Lukas tersipu dan membungkuk.

“Saya perhatikan bapak tadi mengoreksi tulisan ya? Ada promo?”
“Ah, promo kecil-kecilan saja, Pak. Karyawan saya tadi salah tulis, makanya saya perbaiki. Maklum harus diajari yang benar.”

“Salut saya untuk Bapak. Tak banyak pedagang zaman sekarang memperhatikan detil seperti itu, apalagi terkait bahasa.”

Lukas mengangguk tanda setuju. Digosoknya lengannya yang mulai keriput dengan telapak tangan yang kesat.
“Saya sendiri masih sering salah tulis kalau kata depan begitu. ‘DIKIRIMKAN’ pernah saya tuliskan ‘DI KIRIMKAN’. Hasilnya, saya ditegur atasan!” Tamu itu berkisah lalu tertawa pada dirinya sendiri. Lukas ikut tertawa. Dalam benaknya bisa dimengerti bahwa bahkan pejabat pemerintah belum mengerti Bahasa Indonesia. Pemantik sederhana itu membawanya mengenang singkat dalam benak suatu hari di masa lalu ketika harus bertengkar dengan pejabat pembuat KTP di kantor kecamatan hanya karena kata depan di- ditulis salah di lembar kartu penduduknya.

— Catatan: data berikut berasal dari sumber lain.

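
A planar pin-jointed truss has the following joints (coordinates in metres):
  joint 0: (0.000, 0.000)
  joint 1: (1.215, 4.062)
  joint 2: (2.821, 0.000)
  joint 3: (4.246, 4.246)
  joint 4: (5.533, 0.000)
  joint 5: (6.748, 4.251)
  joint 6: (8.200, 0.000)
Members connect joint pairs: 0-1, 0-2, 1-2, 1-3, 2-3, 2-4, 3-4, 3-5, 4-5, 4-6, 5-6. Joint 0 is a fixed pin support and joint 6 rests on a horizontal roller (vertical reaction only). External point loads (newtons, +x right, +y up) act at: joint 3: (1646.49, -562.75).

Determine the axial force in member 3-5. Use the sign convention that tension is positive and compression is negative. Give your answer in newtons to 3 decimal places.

-718.108

N=7 nodes, M=11 members, R=3 reactions → 2N=14, M+R=14
member 0 (0-1): L=4.2398, (cx,cy)=(0.2866,0.9581)
member 1 (0-2): L=2.8210, (cx,cy)=(1.0000,0.0000)
member 2 (1-2): L=4.3680, (cx,cy)=(0.3677,-0.9300)
member 3 (1-3): L=3.0366, (cx,cy)=(0.9982,0.0606)
member 4 (2-3): L=4.4787, (cx,cy)=(0.3182,0.9480)
member 5 (2-4): L=2.7120, (cx,cy)=(1.0000,0.0000)
member 6 (3-4): L=4.4368, (cx,cy)=(0.2901,-0.9570)
member 7 (3-5): L=2.5020, (cx,cy)=(1.0000,0.0020)
member 8 (4-5): L=4.4212, (cx,cy)=(0.2748,0.9615)
member 9 (4-6): L=2.6670, (cx,cy)=(1.0000,0.0000)
member 10 (5-6): L=4.4921, (cx,cy)=(0.3232,-0.9463)
solve A·x = −loads:
  F[0-1] = +606.6483 N (tension)
  F[0-2] = +1472.6435 N (tension)
  F[1-2] = -599.2518 N (compression)
  F[1-3] = +394.9034 N (tension)
  F[2-3] = +587.8232 N (tension)
  F[2-4] = +1065.2848 N (tension)
  F[3-4] = -1196.8506 N (compression)
  F[3-5] = -718.1083 N (compression)
  F[4-5] = +1191.2556 N (tension)
  F[4-6] = +390.7370 N (tension)
  F[5-6] = -1208.8462 N (compression)
  Rx@0 = -1646.4900 N
  Ry@0 = -581.2052 N
  Ry@6 = +1143.9552 N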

“Petugas kecamatan itu dipecat.”
“Maaf?”

“Ah, tidak. Saya minta maaf. Tadi terkenang sesuatu di masa lalu,” jawab Lukas dengan malu. Ia menyadari kesalahannya tak mempedulikan tamu yang berbicara.

“Maaf, tapi Bapak kerja di mana ya? Kalau saya boleh tahu. Kelihatannya santai sekali meski pakai baju rapih.”

Tamu itu tersenyum kemudian menjawab. “Saya di daerah Senayan kerjanya. Dari sini kan tidak jauh.”
Lukas mengangguk berkali-kali tanda mengerti. Ia kemudian melanjutkan.

“Wah, di Senayan saya pernah lihat juga itu. Kantor pemerintahan bagus tamannya, gedungnya dan gerbangnya tinggi, tapi salah tulis nama instansi. Masak ‘KEMENTERIAN’ ditulis ‘KEMENTRIAN’. Kan itu salah. Anehnya, gedung itu, batin saya, tempatnya orang-orang datang dan bekerja secara lebih cerdas! Besok sepertinya menteri di situ akan diganti. Orangnya siapa saya belum tahu, semoga lebih pintar dari yang sebelumnya.”

“Ah, saya sendiri masih malu,” lanjut sang tamu sambil memperhatikan ujung sepatunya. “Sepertinya di tempat saya bekerja juga masih banyak salah tulis bahasa, Pak.”

Lukas tersenyum. “Wah tapi saya yakin kalau bapak ini lebih perhatian. Memang sulit, Pak. Mengaku cinta bangsa sendiri tapi bermasalah di cinta Bahasa Indonesia. Kata depan disamakan imbuhan. Lama-lama kalau terus begini, kita bakal jadi bangsa kata depan, karena malas belajar bahasa sendiri. Ada banyak salah tulis kata depan di mana-mana, bahkan mungkin istana.”
 
“Ya lucu saja rasanya, Pak. Kota kita banyak wisatawan asing. Mereka saya perhatikan, rela membawa kamus Bahasa Indonesia ke mana-mana, hanya sekadar biar bisa berkomunikasi. Lah kita, sudah puluhan tahun hidup dengan bahasa ini, masih salah saja. Bangga pula! Diperlihatkan ke orang-orang asing itu kita bisa bahasa mereka, tapi mereka belum tahu kalau kita pakai bahasa sendiri belum benar.”

Tamu itu mengangguk. Kemasan bakpao di atas meja mulai mengempis, tanda isinya mendingin dengan cepat.
“Wah, betul. Yang jelas kita jangan berhenti belajar kan ya Pak.”

“Betul itu. Pasti bisa,” jawab Lukas mantap. Kini istrinya telah menepuk pundaknya. Kilatan cahaya matahari terpantul ke dalam ruangan dari jendela mobil yang terbuka. Seorang berseragam lengkap dengan peci hitam bertengger di kepalanya lalu masuk dan memberi isyarat hormat kepada sang tamu dan Lukas. Sopir itu mengingatkan majikannya tentang acara-acara yang tak kalah penting.

“Wah, sepertinya saya harus segera berangkat ini. Terima kasih untuk diskusi singkatnya ya, Pak Lukas.” Tamu itu pamit sambil bangkit dari kursi. Ia mengangkat sendiri kantong bakpao yang dibelinya.
“Lho, bapak tahu dari mana nama saya?”

“Itu ada terpasang di kaca.”

Lukas menoleh ke belakang dan tersadar tulisan nama di bagian atas pintu dinding kacanya. Di satu sisi ia tersadar ada detil-detil yang tidak disadarinya.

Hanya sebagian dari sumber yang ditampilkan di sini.